兩人到了辦公室,趙遠遠一聲不響地走到辦公桌前,開啟電腦,畫起圖來。
易颺風坐在一旁,開啟隔壁辦公桌上的電腦,調出史詩戰爭模擬,心不在焉地打了起來。打兩下,抬眼瞅一瞅趙遠遠,再打兩下,又抬眼瞅一瞅趙遠遠。
終於沒忍住,起身道;“遠遠姐,你畫圖畫了這麼久了,要不歇一會兒?我倒杯水給你喝喝?”
趙遠遠頭也不抬:“不用。我畫圖還好受些。”
易颺風不死心:“我這裡有每日堅果,要不你吃幾顆?”
趙遠遠只是搖頭。易颺風試探道:“遠遠姐,你今天也是聽說小區出事了才趕過去看的?怎麼知道出事的人是魏姐呢?”
趙遠遠情緒一下有些失控:“我怎麼不知道?她就落到我剛剛坐過的椅子上——說好了一起去加班的,我就在樓下等她,誰想到她竟然摔了下來……”
易颺風用手捂著心臟:“好險啊,遠遠姐,還好她沒砸到你——”
趙遠遠揉了一下額頭:“我的玉墜鏈子斷了,我去找玉墜……沒想到沒走多遠,魏姐就摔了下來,斜躺在椅子上,唉——”

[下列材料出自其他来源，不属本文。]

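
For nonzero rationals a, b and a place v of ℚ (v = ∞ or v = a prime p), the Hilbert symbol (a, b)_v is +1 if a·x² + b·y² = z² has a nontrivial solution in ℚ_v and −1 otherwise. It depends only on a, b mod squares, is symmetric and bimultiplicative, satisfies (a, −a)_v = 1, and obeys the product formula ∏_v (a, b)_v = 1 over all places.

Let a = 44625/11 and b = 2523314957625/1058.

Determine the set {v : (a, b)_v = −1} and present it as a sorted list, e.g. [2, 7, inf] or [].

Mod squares: a ≡ 19635, b ≡ 13090. Check v ∈ {∞, 2, 3, 5, 7, 11, 17, 23}.
v=5: a=5^3·(≡2), b=5^3·(≡2) mod 5; (2|5)=-1, (2|5)=-1; (−1)^{3·3·2}·(-1)^3·(-1)^3 = +1.
v=11: a=11^-1·(≡9), b=11^3·(≡10) mod 11; (9|11)=+1, (10|11)=-1; (−1)^{-1·3·5}·(+1)^3·(-1)^-1 = +1.
v=2: v_2(a)=0, v_2(b)=-1; units ≡ 3, 1 (mod 8); ε·ε+αω+βω = 1·0+0·0+-1·1 ≡ 1  ⇒  (a,b)_2 = -1.
v=7: a=7^1·(≡3), b=7^3·(≡2) mod 7; (3|7)=-1, (2|7)=+1; (−1)^{1·3·3}·(-1)^3·(+1)^1 = +1.
v=23: a=23^0·(≡13), b=23^-2·(≡8) mod 23; (13|23)=+1, (8|23)=+1; (−1)^{0·-2·11}·(+1)^-2·(+1)^0 = +1.
v=∞: 19635 > 0 and 13090 > 0  ⇒  (a,b)_∞ = +1.
v=17: a=17^1·(≡13), b=17^3·(≡7) mod 17; (13|17)=+1, (7|17)=-1; (−1)^{1·3·8}·(+1)^3·(-1)^1 = -1.
v=3: a=3^1·(≡2), b=3^2·(≡1) mod 3; (2|3)=-1, (1|3)=+1; (−1)^{1·2·1}·(-1)^2·(+1)^1 = +1.
Ram(19635, 13090) = {2, 17}; no ℚ_2-point on the conic.

[2, 17]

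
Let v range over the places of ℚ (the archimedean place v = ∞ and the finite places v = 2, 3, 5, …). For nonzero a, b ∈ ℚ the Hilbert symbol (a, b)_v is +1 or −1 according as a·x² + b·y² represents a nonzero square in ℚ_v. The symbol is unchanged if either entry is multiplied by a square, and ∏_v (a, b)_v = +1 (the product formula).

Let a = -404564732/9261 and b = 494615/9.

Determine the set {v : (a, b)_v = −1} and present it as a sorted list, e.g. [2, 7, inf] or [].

(a, b) ≡ (-3003, 935) mod (ℚ^×)²; places V = {2, 3, 5, 7, 11, 13, 17, 23, 29, ∞}.
(a,b)_∞: sgn(-3003)=−, sgn(935)=+, so +1.
(a,b)_23: α=0, u≡20; β=2, v≡17 (mod 23); (20|23)=-1, (17|23)=-1; sign (−1)^0·-1^2·-1^0 = +1.
(a,b)_3: α=-3, u≡1; β=-2, v≡2 (mod 3); (1|3)=+1, (2|3)=-1; sign (−1)^0·+1^-2·-1^-3 = -1.
(a,b)_11: α=1, u≡2; β=1, v≡7 (mod 11); (2|11)=-1, (7|11)=-1; sign (−1)^1·-1^1·-1^1 = -1.
(a,b)_7: α=-3, u≡5; β=0, v≡1 (mod 7); (5|7)=-1, (1|7)=+1; sign (−1)^0·-1^0·+1^-3 = +1.
(a,b)_29: α=4, u≡24; β=0, v≡28 (mod 29); (24|29)=+1, (28|29)=+1; sign (−1)^0·+1^0·+1^4 = +1.
(a,b)_2: α=2, β=0; u≡5, v≡7 (mod 8); ε(u)ε(v)=0·1, αω(v)=2·0, βω(u)=0·1; sum ≡ 0  ⇒  +1.
(a,b)_5: α=0, u≡3; β=1, v≡2 (mod 5); (3|5)=-1, (2|5)=-1; sign (−1)^0·-1^1·-1^0 = -1.
(a,b)_13: α=1, u≡10; β=0, v≡12 (mod 13); (10|13)=+1, (12|13)=+1; sign (−1)^0·+1^0·+1^1 = +1.
(a,b)_17: α=0, u≡6; β=1, v≡16 (mod 17); (6|17)=-1, (16|17)=+1; sign (−1)^0·-1^1·+1^0 = -1.
|Ram(-3003, 935)| = 4, even; anisotropic at {3, 5, 11, 17}.

[3, 5, 11, 17]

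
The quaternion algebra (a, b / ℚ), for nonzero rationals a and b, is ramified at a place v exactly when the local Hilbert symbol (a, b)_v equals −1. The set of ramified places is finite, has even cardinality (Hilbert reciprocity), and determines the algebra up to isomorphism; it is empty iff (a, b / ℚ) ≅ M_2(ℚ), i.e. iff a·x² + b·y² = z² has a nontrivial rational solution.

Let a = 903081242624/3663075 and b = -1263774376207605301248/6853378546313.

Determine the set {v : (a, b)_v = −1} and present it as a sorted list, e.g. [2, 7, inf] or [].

[]

Mod squares: a ≡ 33, b ≡ -51. Check v ∈ {∞, 2, 3, 5, 11, 13, 17, 37}.
v=11: a=11^5·(≡1), b=11^8·(≡1) mod 11; (1|11)=+1, (1|11)=+1; (−1)^{5·8·5}·(+1)^8·(+1)^5 = +1.
v=37: a=37^2·(≡36), b=37^4·(≡5) mod 37; (36|37)=+1, (5|37)=-1; (−1)^{2·4·18}·(+1)^4·(-1)^2 = +1.
v=17: a=17^-2·(≡8), b=17^-5·(≡5) mod 17; (8|17)=+1, (5|17)=-1; (−1)^{-2·-5·8}·(+1)^-5·(-1)^-2 = +1.
v=2: v_2(a)=12, v_2(b)=20; units ≡ 1, 5 (mod 8); ε·ε+αω+βω = 0·0+12·1+20·0 ≡ 0  ⇒  (a,b)_2 = +1.
v=∞: 33 > 0 and -51 < 0  ⇒  (a,b)_∞ = +1.
v=13: a=13^-2·(≡7), b=13^-6·(≡9) mod 13; (7|13)=-1, (9|13)=+1; (−1)^{-2·-6·6}·(-1)^-6·(+1)^-2 = +1.
v=5: a=5^-2·(≡3), b=5^0·(≡4) mod 5; (3|5)=-1, (4|5)=+1; (−1)^{-2·0·2}·(-1)^0·(+1)^-2 = +1.
v=3: a=3^-1·(≡2), b=3^1·(≡1) mod 3; (2|3)=-1, (1|3)=+1; (−1)^{-1·1·1}·(-1)^1·(+1)^-1 = +1.
Every local symbol is +1, so the conic 33·x² + -51·y² = z² has ℚ_v-points for all v and hence a ℚ-point; (a, b / ℚ) ≅ M_2(ℚ).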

易颺風在辦公桌間來回踱了幾步,突然一笑:“遠遠姐,不知你聽老人家們說過沒有,說是玉是有靈性的,它會在危難的時候,拯救自己的主人。有的時候,它還會不惜犧牲自己,用自己的破碎,來換取主人的平安呢。我看今天,就是你的玉墜救了你。不然,魏姐摔下來,你們倆都會受傷的。”
趙遠遠尋思他說得也對,只是現在心情極糟,實在不願深究這件事情。
易颺風踱到她的辦公桌前,定定地站住,提議道:“遠遠姐,我看你還是再去配根鏈子,把你的玉墜重新戴上吧。說不定它真的是你的護身符,能保護你,讓你逢凶化吉呢。”
趙遠遠若有所思地從滑鼠上移開手指,開啟坤包找出玉墜,在手裡慢慢摩挲著。玉墜觸手生溫,讓人沒來由地覺得心裡有了慰藉,她當即點頭道:“好吧,我們現在就去。”
“鴛夢重溫”今年初剛剛開業,裝修得特別雅緻,主要是賣書,也賣一些天然寶石飾品,還可以喝茶。不是奶茶,全是正宗的中國茶,什麼龍井,碧螺春,大紅袍,普洱什麼的。
趙遠遠走進書店,幾聲古樸的古琴聲立即讓她的心境安寧了下來。
繞過一面蜀繡屏風,她遠遠就看見那位身著棉質唐裝的中年大叔——店老闆陳叔正坐在紅檀木的櫃檯前面,把玩著一串沉香手串。一隻雪白的波斯貓趴在他面前的櫃檯上,圓圓的腦袋枕在毛茸茸的爪子上,眯著眼睛睡著了。
書店靜謐的氣氛讓趙遠遠的心情寧靜不少。她繞過幾行書架,來到櫃檯前,從坤包中掏出蓮花形的和田玉吊墜,遞到陳叔面前:“老闆,以前的鏈子斷了,麻煩你重新給我配條鏈子呢。”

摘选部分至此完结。